Take for example, some folks we’ve become quite fond of, who live along our local lake and often take long walks just like we do. Recently, when we found ourselves far from home, going by their place on a hot day, they brought us out a couple of bottles of cold water. So kind and generous! And us so dumb not to be prepared.
Now that the rules have changed, they invited us into their yard for a tour. What a place! A sauna, a hot tub, a pool, a gazebo and on and on. But, at least we could answer some of their questions about gardening. And there were questions about health, as my wife is a retired nurse. She was careful to not give opinions but to say, yes, you might want to get that checked out.
A few blocks further up, there is a lady who really is a master gardener and proud of it. She also invited us into her yard for a vegetable tour. I was impressed when she said, “I’ll hold the gate for you, so I don’t have to sanitize it afterwards”. A detail-oriented person, for sure! Aside from COVID, she is also having to deal with canola beetles that are eating her cabbage family plants.
Short in stature, but not in energy and determination, is a couple I’ve mentioned previously who’ve invited us over for wine on their deck once COVID is in the rear view mirror.
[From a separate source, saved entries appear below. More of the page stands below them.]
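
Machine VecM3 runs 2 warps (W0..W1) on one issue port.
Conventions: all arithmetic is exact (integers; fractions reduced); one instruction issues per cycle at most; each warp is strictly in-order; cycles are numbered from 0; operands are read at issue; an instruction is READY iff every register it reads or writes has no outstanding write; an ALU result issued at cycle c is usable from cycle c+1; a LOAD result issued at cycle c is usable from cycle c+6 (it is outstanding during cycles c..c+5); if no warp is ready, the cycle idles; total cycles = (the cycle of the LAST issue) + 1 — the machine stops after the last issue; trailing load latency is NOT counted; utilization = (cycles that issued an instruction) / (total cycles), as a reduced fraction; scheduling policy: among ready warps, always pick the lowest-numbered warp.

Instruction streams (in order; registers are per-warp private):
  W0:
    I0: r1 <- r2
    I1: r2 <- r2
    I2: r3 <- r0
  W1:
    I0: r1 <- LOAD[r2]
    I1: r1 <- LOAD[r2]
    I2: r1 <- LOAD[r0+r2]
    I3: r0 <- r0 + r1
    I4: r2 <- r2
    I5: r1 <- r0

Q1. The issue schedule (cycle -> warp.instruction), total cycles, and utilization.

cycle 0: W0.I0
cycle 1: W0.I1
cycle 2: W0.I2
cycle 3: W1.I0
cycle 4: idle
cycle 5: idle
cycle 6: idle
cycle 7: idle
cycle 8: idle
cycle 9: W1.I1
cycle 10: idle
cycle 11: idle
cycle 12: idle
cycle 13: idle
cycle 14: idle
cycle 15: W1.I2
cycle 16: idle
cycle 17: idle
cycle 18: idle
cycle 19: idle
cycle 20: idle
cycle 21: W1.I3
cycle 22: W1.I4
cycle 23: W1.I5

Answer: 24 cycles, utilization 3/8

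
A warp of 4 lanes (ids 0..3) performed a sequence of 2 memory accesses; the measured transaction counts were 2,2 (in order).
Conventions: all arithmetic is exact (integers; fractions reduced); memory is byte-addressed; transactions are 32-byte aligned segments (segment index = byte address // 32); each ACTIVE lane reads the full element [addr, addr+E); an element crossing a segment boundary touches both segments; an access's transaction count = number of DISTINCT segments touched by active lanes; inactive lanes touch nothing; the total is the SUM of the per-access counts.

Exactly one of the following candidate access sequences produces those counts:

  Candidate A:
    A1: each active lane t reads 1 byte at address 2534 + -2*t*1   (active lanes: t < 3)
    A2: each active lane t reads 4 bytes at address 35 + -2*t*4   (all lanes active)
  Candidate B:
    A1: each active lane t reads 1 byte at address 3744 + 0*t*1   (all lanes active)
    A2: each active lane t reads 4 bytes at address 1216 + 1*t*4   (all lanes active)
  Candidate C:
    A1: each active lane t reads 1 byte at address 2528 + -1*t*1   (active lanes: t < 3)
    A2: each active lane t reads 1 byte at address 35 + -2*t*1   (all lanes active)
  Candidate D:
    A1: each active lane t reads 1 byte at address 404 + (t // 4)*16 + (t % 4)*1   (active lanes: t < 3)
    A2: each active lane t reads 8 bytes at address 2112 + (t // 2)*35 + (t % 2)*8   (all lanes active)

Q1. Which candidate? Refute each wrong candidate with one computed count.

A: A1 gives 1 transaction, not 2
B: A1 gives 1 transaction, not 2
D: A1 gives 1 transaction, not 2
C: all counts match (2,2)

Answer: C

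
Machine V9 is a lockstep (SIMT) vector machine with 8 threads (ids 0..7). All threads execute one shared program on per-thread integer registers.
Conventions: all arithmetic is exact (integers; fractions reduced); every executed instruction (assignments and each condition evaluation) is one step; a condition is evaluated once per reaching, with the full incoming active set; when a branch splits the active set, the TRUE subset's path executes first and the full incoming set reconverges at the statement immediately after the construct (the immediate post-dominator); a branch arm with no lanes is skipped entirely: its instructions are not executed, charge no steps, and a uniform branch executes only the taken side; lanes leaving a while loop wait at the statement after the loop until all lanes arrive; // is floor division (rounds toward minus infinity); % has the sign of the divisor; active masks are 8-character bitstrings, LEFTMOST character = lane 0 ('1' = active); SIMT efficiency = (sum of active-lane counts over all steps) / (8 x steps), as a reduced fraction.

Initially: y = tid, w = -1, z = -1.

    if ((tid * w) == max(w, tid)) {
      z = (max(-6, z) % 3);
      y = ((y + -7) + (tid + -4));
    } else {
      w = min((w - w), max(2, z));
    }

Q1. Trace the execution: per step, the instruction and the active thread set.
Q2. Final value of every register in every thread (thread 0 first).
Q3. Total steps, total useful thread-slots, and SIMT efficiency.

step 0: eval ((tid * w) == max(w, tid)) 11111111
step 1: z <- (max(-6, z) % 3)        10000000
step 2: y <- ((y + -7) + (tid + -4)) 10000000
step 3: w <- min((w - w), max(2, z)) 01111111

Answer: 4 steps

y: -11,1,2,3,4,5,6,7
w: -1,0,0,0,0,0,0,0
z: 2,-1,-1,-1,-1,-1,-1,-1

steps = 4; useful = 17; efficiency = 17/32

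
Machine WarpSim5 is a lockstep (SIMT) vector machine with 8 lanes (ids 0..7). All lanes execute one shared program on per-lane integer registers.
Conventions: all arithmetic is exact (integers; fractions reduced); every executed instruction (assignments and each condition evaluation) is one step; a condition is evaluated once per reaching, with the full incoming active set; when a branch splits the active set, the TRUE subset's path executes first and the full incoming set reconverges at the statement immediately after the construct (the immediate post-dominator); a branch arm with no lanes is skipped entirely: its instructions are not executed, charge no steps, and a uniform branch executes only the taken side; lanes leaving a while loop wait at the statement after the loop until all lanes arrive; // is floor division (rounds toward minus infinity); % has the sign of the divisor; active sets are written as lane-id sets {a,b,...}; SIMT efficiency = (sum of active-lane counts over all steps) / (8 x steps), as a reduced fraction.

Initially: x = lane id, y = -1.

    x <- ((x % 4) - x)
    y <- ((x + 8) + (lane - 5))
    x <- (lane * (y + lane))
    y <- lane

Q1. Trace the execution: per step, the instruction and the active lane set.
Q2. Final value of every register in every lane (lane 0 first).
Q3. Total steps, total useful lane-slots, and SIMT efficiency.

step 0: x <- ((x % 4) - x)           {0,1,2,3,4,5,6,7}
step 1: y <- ((x + 8) + (lane - 5))  {0,1,2,3,4,5,6,7}
step 2: x <- (lane * (y + lane))     {0,1,2,3,4,5,6,7}
step 3: y <- lane                    {0,1,2,3,4,5,6,7}

Answer: 4 steps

x: 0,5,14,27,28,45,66,91
y: 0,1,2,3,4,5,6,7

steps = 4; useful = 32; efficiency = 32/32 = 1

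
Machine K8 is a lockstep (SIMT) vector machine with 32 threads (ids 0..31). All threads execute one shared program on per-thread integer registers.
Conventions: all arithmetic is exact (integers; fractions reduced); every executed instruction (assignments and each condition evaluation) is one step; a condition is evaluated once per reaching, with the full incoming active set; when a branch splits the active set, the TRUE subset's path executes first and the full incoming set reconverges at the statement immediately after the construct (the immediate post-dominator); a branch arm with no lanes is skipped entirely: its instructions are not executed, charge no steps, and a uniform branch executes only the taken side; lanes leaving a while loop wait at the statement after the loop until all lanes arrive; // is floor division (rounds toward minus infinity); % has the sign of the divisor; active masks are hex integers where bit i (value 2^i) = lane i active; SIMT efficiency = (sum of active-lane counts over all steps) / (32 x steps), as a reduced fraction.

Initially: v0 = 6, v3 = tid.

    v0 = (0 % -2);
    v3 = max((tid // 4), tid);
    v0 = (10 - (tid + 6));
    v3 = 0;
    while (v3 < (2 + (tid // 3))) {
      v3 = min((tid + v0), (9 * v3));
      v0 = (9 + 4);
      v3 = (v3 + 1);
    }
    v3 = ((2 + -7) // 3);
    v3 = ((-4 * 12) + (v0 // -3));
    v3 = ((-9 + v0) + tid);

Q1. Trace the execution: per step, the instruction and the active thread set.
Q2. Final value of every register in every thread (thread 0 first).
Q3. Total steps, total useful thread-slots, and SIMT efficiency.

step 0: v0 <- (0 % -2)               0xffffffff
step 1: v3 <- max((tid // 4), tid)   0xffffffff
step 2: v0 <- (10 - (tid + 6))       0xffffffff
step 3: v3 <- 0                      0xffffffff
step 4: eval (v3 < (2 + (tid // 3))) 0xffffffff
step 5: v3 <- min((tid + v0), (9 * v3)) 0xffffffff
step 6: v0 <- (9 + 4)                0xffffffff
step 7: v3 <- (v3 + 1)               0xffffffff
step 8: eval (v3 < (2 + (tid // 3))) 0xffffffff
step 9: v3 <- min((tid + v0), (9 * v3)) 0xffffffff
step 10: v0 <- (9 + 4)                0xffffffff
step 11: v3 <- (v3 + 1)               0xffffffff
step 12: eval (v3 < (2 + (tid // 3))) 0xffffffff
step 13: v3 <- min((tid + v0), (9 * v3)) 0xf8000000
step 14: v0 <- (9 + 4)                0xf8000000
step 15: v3 <- (v3 + 1)               0xf8000000
step 16: eval (v3 < (2 + (tid // 3))) 0xf8000000
step 17: v3 <- ((2 + -7) // 3)        0xffffffff
step 18: v3 <- ((-4 * 12) + (v0 // -3)) 0xffffffff
step 19: v3 <- ((-9 + v0) + tid)      0xffffffff

Answer: 20 steps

v0: 13,13,13,13,13,13,13,13,13,13,13,13,13,13,13,13,13,13,13,13,13,13,13,13,13,13,13,13,13,13,13,13
v3: 4,5,6,7,8,9,10,11,12,13,14,15,16,17,18,19,20,21,22,23,24,25,26,27,28,29,30,31,32,33,34,35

steps = 20; useful = 532; efficiency = 532/640 = 133/160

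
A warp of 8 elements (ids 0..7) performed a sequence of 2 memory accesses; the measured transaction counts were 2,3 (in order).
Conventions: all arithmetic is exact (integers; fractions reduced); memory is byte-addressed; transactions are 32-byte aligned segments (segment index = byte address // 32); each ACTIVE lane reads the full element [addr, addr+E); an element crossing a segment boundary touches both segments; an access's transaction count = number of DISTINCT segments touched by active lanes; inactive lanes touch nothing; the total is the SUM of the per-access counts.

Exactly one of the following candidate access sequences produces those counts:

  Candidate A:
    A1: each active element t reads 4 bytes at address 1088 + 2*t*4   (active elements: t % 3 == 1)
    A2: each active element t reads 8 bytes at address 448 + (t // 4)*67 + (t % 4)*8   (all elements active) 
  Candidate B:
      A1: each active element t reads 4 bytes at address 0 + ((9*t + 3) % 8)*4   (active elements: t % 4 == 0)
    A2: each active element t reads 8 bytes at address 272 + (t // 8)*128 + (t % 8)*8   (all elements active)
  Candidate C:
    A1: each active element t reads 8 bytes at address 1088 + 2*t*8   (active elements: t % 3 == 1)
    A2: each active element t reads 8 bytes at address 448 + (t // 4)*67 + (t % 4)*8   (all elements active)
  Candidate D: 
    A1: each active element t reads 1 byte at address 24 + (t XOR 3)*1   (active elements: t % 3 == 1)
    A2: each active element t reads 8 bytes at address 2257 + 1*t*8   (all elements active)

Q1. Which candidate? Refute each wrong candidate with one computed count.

B: A1 gives 1 transaction, not 2
C: A1 gives 3 transactions, not 2
D: A1 gives 1 transaction, not 2
A: all counts match (2,3)

Answer: A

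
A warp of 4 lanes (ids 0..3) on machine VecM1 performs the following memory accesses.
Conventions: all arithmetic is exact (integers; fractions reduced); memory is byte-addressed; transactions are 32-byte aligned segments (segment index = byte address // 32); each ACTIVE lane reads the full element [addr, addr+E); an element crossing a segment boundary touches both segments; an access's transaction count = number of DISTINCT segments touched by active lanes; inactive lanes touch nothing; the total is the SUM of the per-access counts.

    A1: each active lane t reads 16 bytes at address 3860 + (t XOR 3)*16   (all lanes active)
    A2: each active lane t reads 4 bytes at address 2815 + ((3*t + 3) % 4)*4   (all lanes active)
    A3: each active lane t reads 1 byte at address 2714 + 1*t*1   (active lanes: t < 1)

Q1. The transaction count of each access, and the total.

A1: 3 transactions
A2: 2 transactions
A3: 1 transaction

Answer: 3,2,1; total 6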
Now they are saying the date for our get-together is coming closer as they reach their two shots plus two weeks threshold. Ocean-going cruises is what makes their lives feel special, but they see that as not happening until long into the future.
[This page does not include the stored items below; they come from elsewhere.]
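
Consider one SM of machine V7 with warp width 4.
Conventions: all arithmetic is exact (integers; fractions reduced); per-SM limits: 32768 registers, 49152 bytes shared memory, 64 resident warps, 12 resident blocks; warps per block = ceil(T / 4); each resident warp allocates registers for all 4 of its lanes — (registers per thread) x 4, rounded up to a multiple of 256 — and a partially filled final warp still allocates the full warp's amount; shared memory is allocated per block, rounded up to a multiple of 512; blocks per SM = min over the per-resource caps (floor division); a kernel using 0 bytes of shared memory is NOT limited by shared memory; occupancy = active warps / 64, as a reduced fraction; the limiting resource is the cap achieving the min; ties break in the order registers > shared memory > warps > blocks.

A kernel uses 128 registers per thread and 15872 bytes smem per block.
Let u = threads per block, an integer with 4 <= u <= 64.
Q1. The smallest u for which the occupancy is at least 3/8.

Answer: u = 29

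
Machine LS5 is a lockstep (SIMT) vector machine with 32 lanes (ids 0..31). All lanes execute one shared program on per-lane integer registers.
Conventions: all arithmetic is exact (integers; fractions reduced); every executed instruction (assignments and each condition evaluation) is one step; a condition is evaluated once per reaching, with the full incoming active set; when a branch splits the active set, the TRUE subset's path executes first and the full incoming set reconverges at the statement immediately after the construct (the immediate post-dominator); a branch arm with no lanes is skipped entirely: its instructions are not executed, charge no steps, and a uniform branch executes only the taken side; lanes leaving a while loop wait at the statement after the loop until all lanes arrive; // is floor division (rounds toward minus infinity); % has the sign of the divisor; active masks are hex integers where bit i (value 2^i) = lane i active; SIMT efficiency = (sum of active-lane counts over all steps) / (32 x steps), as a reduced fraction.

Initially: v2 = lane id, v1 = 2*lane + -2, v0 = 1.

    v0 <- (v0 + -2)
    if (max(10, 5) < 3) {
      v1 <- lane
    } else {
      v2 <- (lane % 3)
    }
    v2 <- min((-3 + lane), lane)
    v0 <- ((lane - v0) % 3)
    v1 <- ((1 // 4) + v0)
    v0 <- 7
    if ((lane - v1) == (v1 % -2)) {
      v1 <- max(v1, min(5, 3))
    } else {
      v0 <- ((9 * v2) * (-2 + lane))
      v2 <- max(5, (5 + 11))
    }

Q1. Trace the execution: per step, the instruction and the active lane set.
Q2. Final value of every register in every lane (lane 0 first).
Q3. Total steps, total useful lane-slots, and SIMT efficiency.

step 0: v0 <- (v0 + -2)              0xffffffff
step 1: eval (max(10, 5) < 3)        0xffffffff
step 2: v2 <- (lane % 3)             0xffffffff
step 3: v2 <- min((-3 + lane), lane) 0xffffffff
step 4: v0 <- ((lane - v0) % 3)      0xffffffff
step 5: v1 <- ((1 // 4) + v0)        0xffffffff
step 6: v0 <- 7                      0xffffffff
step 7: eval ((lane - v1) == (v1 % -2)) 0xffffffff
step 8: v1 <- max(v1, min(5, 3))     0x00000001
step 9: v0 <- ((9 * v2) * (-2 + lane)) 0xfffffffe
step 10: v2 <- max(5, (5 + 11))       0xfffffffe

Answer: 11 steps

v2: -3,16,16,16,16,16,16,16,16,16,16,16,16,16,16,16,16,16,16,16,16,16,16,16,16,16,16,16,16,16,16,16
v1: 3,2,0,1,2,0,1,2,0,1,2,0,1,2,0,1,2,0,1,2,0,1,2,0,1,2,0,1,2,0,1,2
v0: 7,18,0,0,18,54,108,180,270,378,504,648,810,990,1188,1404,1638,1890,2160,2448,2754,3078,3420,3780,4158,4554,4968,5400,5850,6318,6804,7308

steps = 11; useful = 319; efficiency = 319/352 = 29/32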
Then there’s the lady well into her 80s who has found isolation very difficult indeed, and even a bit depressing. She was out washing her car (washing her car at 80+!) and happy to talk with anyone passing by. And so happy, as she said, to still be “on this side of the grass.” She said that she is so aware of her time slipping away and the pandemic ruining a portion of her final years.
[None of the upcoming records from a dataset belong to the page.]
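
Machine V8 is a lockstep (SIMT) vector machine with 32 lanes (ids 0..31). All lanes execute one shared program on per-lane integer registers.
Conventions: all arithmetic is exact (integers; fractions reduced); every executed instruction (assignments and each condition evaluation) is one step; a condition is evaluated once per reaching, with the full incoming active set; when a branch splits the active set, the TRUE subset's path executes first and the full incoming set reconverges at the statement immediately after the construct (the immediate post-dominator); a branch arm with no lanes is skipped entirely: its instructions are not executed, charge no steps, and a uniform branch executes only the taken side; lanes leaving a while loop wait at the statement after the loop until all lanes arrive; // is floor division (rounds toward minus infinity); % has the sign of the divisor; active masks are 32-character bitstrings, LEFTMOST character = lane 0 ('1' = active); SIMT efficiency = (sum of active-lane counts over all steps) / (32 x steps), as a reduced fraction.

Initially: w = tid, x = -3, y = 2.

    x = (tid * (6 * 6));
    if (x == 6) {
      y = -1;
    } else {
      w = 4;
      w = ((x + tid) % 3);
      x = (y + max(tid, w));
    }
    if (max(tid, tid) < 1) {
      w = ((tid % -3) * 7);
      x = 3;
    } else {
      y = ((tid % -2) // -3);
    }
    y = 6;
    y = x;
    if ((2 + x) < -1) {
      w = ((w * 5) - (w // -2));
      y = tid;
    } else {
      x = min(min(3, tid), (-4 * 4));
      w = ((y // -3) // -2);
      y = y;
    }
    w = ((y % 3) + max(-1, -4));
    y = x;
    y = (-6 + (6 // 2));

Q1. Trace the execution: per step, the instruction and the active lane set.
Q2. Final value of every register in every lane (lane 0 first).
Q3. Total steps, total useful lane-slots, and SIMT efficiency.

step 0: x <- (tid * (6 * 6))         11111111111111111111111111111111
step 1: eval (x == 6)                11111111111111111111111111111111
step 2: w <- 4                       11111111111111111111111111111111
step 3: w <- ((x + tid) % 3)         11111111111111111111111111111111
step 4: x <- (y + max(tid, w))       11111111111111111111111111111111
step 5: eval (max(tid, tid) < 1)     11111111111111111111111111111111
step 6: w <- ((tid % -3) * 7)        10000000000000000000000000000000
step 7: x <- 3                       10000000000000000000000000000000
step 8: y <- ((tid % -2) // -3)      01111111111111111111111111111111
step 9: y <- 6                       11111111111111111111111111111111
step 10: y <- x                       11111111111111111111111111111111
step 11: eval ((2 + x) < -1)          11111111111111111111111111111111
step 12: x <- min(min(3, tid), (-4 * 4)) 11111111111111111111111111111111
step 13: w <- ((y // -3) // -2)       11111111111111111111111111111111
step 14: y <- y                       11111111111111111111111111111111
step 15: w <- ((y % 3) + max(-1, -4)) 11111111111111111111111111111111
step 16: y <- x                       11111111111111111111111111111111
step 17: y <- (-6 + (6 // 2))         11111111111111111111111111111111

Answer: 18 steps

w: -1,-1,0,1,-1,0,1,-1,0,1,-1,0,1,-1,0,1,-1,0,1,-1,0,1,-1,0,1,-1,0,1,-1,0,1,-1
x: -16,-16,-16,-16,-16,-16,-16,-16,-16,-16,-16,-16,-16,-16,-16,-16,-16,-16,-16,-16,-16,-16,-16,-16,-16,-16,-16,-16,-16,-16,-16,-16
y: -3,-3,-3,-3,-3,-3,-3,-3,-3,-3,-3,-3,-3,-3,-3,-3,-3,-3,-3,-3,-3,-3,-3,-3,-3,-3,-3,-3,-3,-3,-3,-3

steps = 18; useful = 513; efficiency = 513/576 = 57/64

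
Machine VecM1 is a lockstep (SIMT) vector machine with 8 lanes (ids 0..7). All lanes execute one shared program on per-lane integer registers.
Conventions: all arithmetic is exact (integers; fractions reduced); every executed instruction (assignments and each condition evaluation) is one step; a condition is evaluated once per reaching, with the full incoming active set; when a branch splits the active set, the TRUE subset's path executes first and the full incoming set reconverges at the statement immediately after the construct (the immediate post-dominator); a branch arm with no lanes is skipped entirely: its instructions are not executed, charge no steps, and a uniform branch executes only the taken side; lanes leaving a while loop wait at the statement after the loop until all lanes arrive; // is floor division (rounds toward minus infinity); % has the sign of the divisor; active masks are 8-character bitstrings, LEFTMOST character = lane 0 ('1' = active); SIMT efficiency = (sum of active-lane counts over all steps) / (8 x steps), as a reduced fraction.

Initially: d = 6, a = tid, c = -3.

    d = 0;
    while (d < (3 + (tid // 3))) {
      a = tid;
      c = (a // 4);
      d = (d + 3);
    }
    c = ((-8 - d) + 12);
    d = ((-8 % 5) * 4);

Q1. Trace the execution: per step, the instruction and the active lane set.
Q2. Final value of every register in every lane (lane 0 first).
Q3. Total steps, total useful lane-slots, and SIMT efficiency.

step 0: d <- 0                       11111111
step 1: eval (d < (3 + (tid // 3)))  11111111
step 2: a <- tid                     11111111
step 3: c <- (a // 4)                11111111
step 4: d <- (d + 3)                 11111111
step 5: eval (d < (3 + (tid // 3)))  11111111
step 6: a <- tid                     00011111
step 7: c <- (a // 4)                00011111
step 8: d <- (d + 3)                 00011111
step 9: eval (d < (3 + (tid // 3)))  00011111
step 10: c <- ((-8 - d) + 12)         11111111
step 11: d <- ((-8 % 5) * 4)          11111111

Answer: 12 steps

d: 8,8,8,8,8,8,8,8
a: 0,1,2,3,4,5,6,7
c: 1,1,1,-2,-2,-2,-2,-2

steps = 12; useful = 84; efficiency = 84/96 = 7/8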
We are ultra-cautious people, seniors with some health issues, not wanting to take chances, but ironically the second day that it was allowed to have limited numbers of people outside on one’s property, we had guests. We set up our chairs in a wide circle, drank pop from our own individual cans but still enjoyed the kind of communion that occurs when friends get together.
From our experience in talking to people, not being able to invite folks into your yard or into your home means that something people really like and need to do has been curtailed. That is, we can’t “show off,” and I mean “show off” in a good way. It’s much harder, yelling across a ditch or even standing metres apart, to tell people who we are, what we do, what we are good at, and what we enjoy.
Touring someone through your garden or your library, showing someone the hard work you’ve put into your yard or your job, displaying photos of loved ones or art or handicrafts you’ve bought or made, telling long-winded stories or exchanging gossip – people want to get back to that. And with those closer to you and whom you trust, discussing the issues of the day or the state of relations over a cold one or a barbecued burger.
CBC radio had a piece on the impact of people being able to hug again. I recently ran into someone I didn’t know well but highly respect, and after a brief, physically distanced chat, almost stuck out my hand to shake his. I guess we will have to get used to things again like having people over and showing affection, support or respect.
I think that, at least to start, we’ll find it a bit stressful but ultimately very satisfying. And those old jokes I am always telling – maybe after 18 months, I’ll be able to tell them again!
Zack Gross is Board Chair of The Marquis Project, a Manitoba-based international development organization.